Ob es bei dem Spielprinzip jedoch zu einer abendfüllenden Unterhaltung kommt, darf bezweifelt werden. Bislang beabsichtige Ubisoft – so die Gamestar in einem ->Bericht über „From Dust“ von der Games Developers Conference – das Spiel lediglich per Download-Distribution zu vertreiben: via Steam-Plattform von Valve für PC, in der XBoxLive Arcade und dem Playstation Store. KEIMLING teilt die Einschätzung, dass es sich damit eher um ein kleines Projekt handeln wird. Ubisoft macht auf diese Weise sicherlich keinen AAA-Titel daraus. Dies ist eine sehr bedauerliche Entscheidung, wird bei entsprechendem Erfolg vermutlich aber überdacht. Man würde sich jedoch wünschen, dass Ubisoft von vornherein den Titel größer aufzieht, damit nicht nur durch die bloße Beschränkung auf Online-Stores bereits schlechte Absatzzahlen produziert werden. Dies birgt die Gefahr, dass zukünftige Projekte mit dem Hinweis auf mäßigen Download-Absatz bei „From Dust“ bereits im Keim erstickt werden.

Entscheidend für die Aufnahme durch KEIMLING als Artikel in diesen Blog ist jedoch, dass in diesem Spielprinzip – zumindest in seinen Sandbox-Anteilen – sehr viel Lernenswertes über die Welt verborgen liegt. In dieser physikalisch erstaunlich korrekten Lernumgebung können Eltern mit ihren Kindern spielerisch elementare Funktionsweisen der Elemente ergründen oder Lehrer ihren Grundschülern Vulkanismus und Erosion näher bringen. Ältere Schüler mögen hingegen auch über den narrativen Anteil durch die untertänigen Gläubigen über Fragen zu Moral und Naturreligion zu kniffligen philosophischen Diskussionen angeregt werden. Und dies alles steckt auch noch in einer technisch herausragenden Verpackung – großartig!

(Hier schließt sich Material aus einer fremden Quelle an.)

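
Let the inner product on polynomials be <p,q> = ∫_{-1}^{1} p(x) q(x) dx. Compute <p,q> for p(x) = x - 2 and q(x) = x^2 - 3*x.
<p,q> = -10/3

Expand the product: p(x)·q(x) = x^3 - 5*x^2 + 6*x.
∫_{-1}^{1} of each monomial x^k gives [2/(k+1) if k even, 0 if k odd]. Integrating term-by-term (or equivalently evaluating the antiderivative F(x) = x^4/4 - 5*x^3/3 + 3*x^2 at the endpoints):
  F(1) − F(−1) = 19/12 − (59/12) = -10/3.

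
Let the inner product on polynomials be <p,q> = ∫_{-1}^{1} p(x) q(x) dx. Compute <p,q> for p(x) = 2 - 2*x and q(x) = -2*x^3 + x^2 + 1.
<p,q> = 104/15

Expand the product: p(x)·q(x) = 4*x^4 - 6*x^3 + 2*x^2 - 2*x + 2.
∫_{-1}^{1} of each monomial x^k gives [2/(k+1) if k even, 0 if k odd]. Integrating term-by-term (or equivalently evaluating the antiderivative F(x) = 4*x^5/5 - 3*x^4/2 + 2*x^3/3 - x^2 + 2*x at the endpoints):
  F(1) − F(−1) = 29/30 − (-179/30) = 104/15.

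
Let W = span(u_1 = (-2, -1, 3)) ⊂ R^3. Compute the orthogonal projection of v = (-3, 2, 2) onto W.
proj_W(v) = (-10/7, -5/7, 15/7)

Set up U = [u_1 | ... | u_1] ∈ R^(3×1). The projector onto W = col(U) is P = U (U^T U)^(-1) U^T.
Compute U^T U =
  [14],
and U^T v = (10).
Solve U^T U · c = U^T v for the coefficients: c = (5/7). The projection is proj_W(v) = U c.
Check: (v - proj_W(v)) · u_1 = 0  (should be 0).
Result: proj_W(v) = (-10/7, -5/7, 15/7).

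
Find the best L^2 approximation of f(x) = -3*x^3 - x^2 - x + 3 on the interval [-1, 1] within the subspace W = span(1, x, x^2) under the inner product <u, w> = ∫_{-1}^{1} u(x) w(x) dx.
g(x) = -x^2 - 14*x/5 + 3

The best approximation g ∈ W is the orthogonal projection of f onto W. Writing g = a_0 + a_1 x + a_2 x^2, the coefficients solve the normal equations G · a = b where
  G_{ij} = <φ_i, φ_j> and b_i = <f, φ_i>, with φ_0 = 1, φ_1 = x, φ_2 = x^2.
G =
  [2, 0, 2/3]
  [0, 2/3, 0]
  [2/3, 0, 2/5],
b = (16/3, -28/15, 8/5).
Solving gives a_0 = 3, a_1 = -14/5, a_2 = -1, so
  g(x) = -x^2 - 14*x/5 + 3.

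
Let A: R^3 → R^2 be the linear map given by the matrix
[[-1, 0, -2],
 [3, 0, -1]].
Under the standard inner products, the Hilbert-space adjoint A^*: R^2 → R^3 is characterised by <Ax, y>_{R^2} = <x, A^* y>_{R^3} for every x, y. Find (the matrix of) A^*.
A^* = A^T =
[[-1, 3],
 [0, 0],
 [-2, -1]]

For real matrices with standard dot products, the defining identity <Ax, y> = <x, A^* y> gives (Ax)^T y = x^T (A^*) y, i.e. x^T A^T y = x^T (A^*) y. Since this holds for all x, y, we must have A^* = A^T. Therefore
A^* =
[[-1, 3],
 [0, 0],
 [-2, -1]].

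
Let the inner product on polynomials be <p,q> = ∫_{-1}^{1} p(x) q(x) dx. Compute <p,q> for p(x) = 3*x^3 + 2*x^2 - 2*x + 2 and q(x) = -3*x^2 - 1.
<p,q> = -176/15

Expand the product: p(x)·q(x) = -9*x^5 - 6*x^4 + 3*x^3 - 8*x^2 + 2*x - 2.
∫_{-1}^{1} of each monomial x^k gives [2/(k+1) if k even, 0 if k odd]. Integrating term-by-term (or equivalently evaluating the antiderivative F(x) = -3*x^6/2 - 6*x^5/5 + 3*x^4/4 - 8*x^3/3 + x^2 - 2*x at the endpoints):
  F(1) − F(−1) = -337/60 − (367/60) = -176/15.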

Zumal die Spielprinzipien schon mehrfach erfolgreich erprobt wurden, dürften auch heutige Kinder und Jugendliche dafür zu begeistern sein.  „God Games“ bleiben Garanten für schlaflose Nächte bis zum Morgengrauen – bis zum „Dawn“. Wenn man dabei auch noch etwas lernt, umso besser.